Thursday, June 03, 2010

Why I don't hate AT&T like so many do

I sent this to Gruber at DF this morning, but I thought it was worthy of converting to a blog post as well. Hence the tone. But otherwise the points here are very useful, and also put into perspective just how much wireless voice and data costs nowadays (thank goodness it's cheaper!)

I own an IT company with 5 employees. Right now, just to take my own requirements, here's what I have today (not counting texting, which should be almost free everywhere but isn't):

- iPhone unlimited voice plan = $70 (they cut that price from $100 a few months back, remember?)
- iPhone data plan = $30
- Verizon data plan with a USB stick and a spare router in my bag = $60 (which I rarely use but I keep as an insurance policy in case I need to work on the road)
- iPad 200MB plan - $15

So right now I'm spending $175 on voice and data, just for what I carry in my bag. I just barely bumped into the limit on the iPad, and I only used 245MB of data on my iPhone in the heaviest month out of the last six. I only use a few hundred MB on Verizon at most per month. Under the new plans, here's what I'll do now:

- iPhone unlimited voice plan = $70
- iPhone 2GB data plan = $25
- Tethering for iPhone = $20
- iPad 250MB plan = $15

So that'll reduce my bill to $130, saving me $45 per month for starters. Plus I can ditch about a pound's worth of gear from my backpack (the Zoom mobile router, charger, and the USB stick), and I get an extra 50MB buffer for my iPad. Even if I need to go to the 2GB plan for my iPad, it's still a net savings of $35. This is so much a no-brainer that it's silly.

Now add to that my wife's iPhone which she mostly uses for email, Facebook updates, and checking weather. Putting her on the $15 data plan is an easy call - she doesn't even come close to consuming that much data outside the house.

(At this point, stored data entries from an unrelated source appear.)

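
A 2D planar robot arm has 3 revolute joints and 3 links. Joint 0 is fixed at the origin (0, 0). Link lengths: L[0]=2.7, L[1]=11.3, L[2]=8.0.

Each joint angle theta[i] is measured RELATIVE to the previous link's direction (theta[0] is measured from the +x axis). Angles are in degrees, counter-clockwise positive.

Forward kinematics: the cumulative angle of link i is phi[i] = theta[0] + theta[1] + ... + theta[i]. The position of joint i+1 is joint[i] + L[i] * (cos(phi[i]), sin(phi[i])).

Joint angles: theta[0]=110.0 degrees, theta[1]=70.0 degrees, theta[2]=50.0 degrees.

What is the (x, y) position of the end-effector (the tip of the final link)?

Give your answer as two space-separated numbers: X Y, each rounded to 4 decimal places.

joint[0] = (0.0000, 0.0000)  (base)
link 0: phi[0] = 110 = 110 deg
  cos(110 deg) = -0.3420, sin(110 deg) = 0.9397
  joint[1] = (0.0000, 0.0000) + 2.7 * (-0.3420, 0.9397) = (0.0000 + -0.9235, 0.0000 + 2.5372) = (-0.9235, 2.5372)
link 1: phi[1] = 110 + 70 = 180 deg
  cos(180 deg) = -1.0000, sin(180 deg) = 0.0000
  joint[2] = (-0.9235, 2.5372) + 11.3 * (-1.0000, 0.0000) = (-0.9235 + -11.3000, 2.5372 + 0.0000) = (-12.2235, 2.5372)
link 2: phi[2] = 110 + 70 + 50 = 230 deg
  cos(230 deg) = -0.6428, sin(230 deg) = -0.7660
  joint[3] = (-12.2235, 2.5372) + 8 * (-0.6428, -0.7660) = (-12.2235 + -5.1423, 2.5372 + -6.1284) = (-17.3658, -3.5912)
End effector: (-17.3658, -3.5912)

Answer: -17.3658 -3.5912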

That saves me another $15 in our personal life.

And changing the plans for my iPhone-using employees? Again, a no-brainer. They haven't bought iPads yet, but I'll still save plenty of money on their accounts as well. All in all, this should save me a couple of thousand dollars per year. Would I like it if AT&T had made the "DataPro" plan 3GB instead of 2GB? Yep, it would be a little closer to what you supposedly get from Verizon and their 5GB cap, but on the other hand it's cheaper. I'm unlikely to blow past 2GB but I'm certain to not go past 3GB. Do I think tethering should be free or at most $10 additional, given how relatively rarely I'll use it? Yep.

But am I happy to have a big monolithic consumer-unfriendly phone company change their rule and plans in such a way that I'll save a lot of money every month? Hell yes I am. Not to mention that a few months ago that unlimited voice plan cost me $100 per month, not the $70 it costs me now. Altogether between just my plans and my wife's, as of next week I'll be saving $120 per month over what I was paying for the same services last fall.

And why again am I supposed to hate AT&T?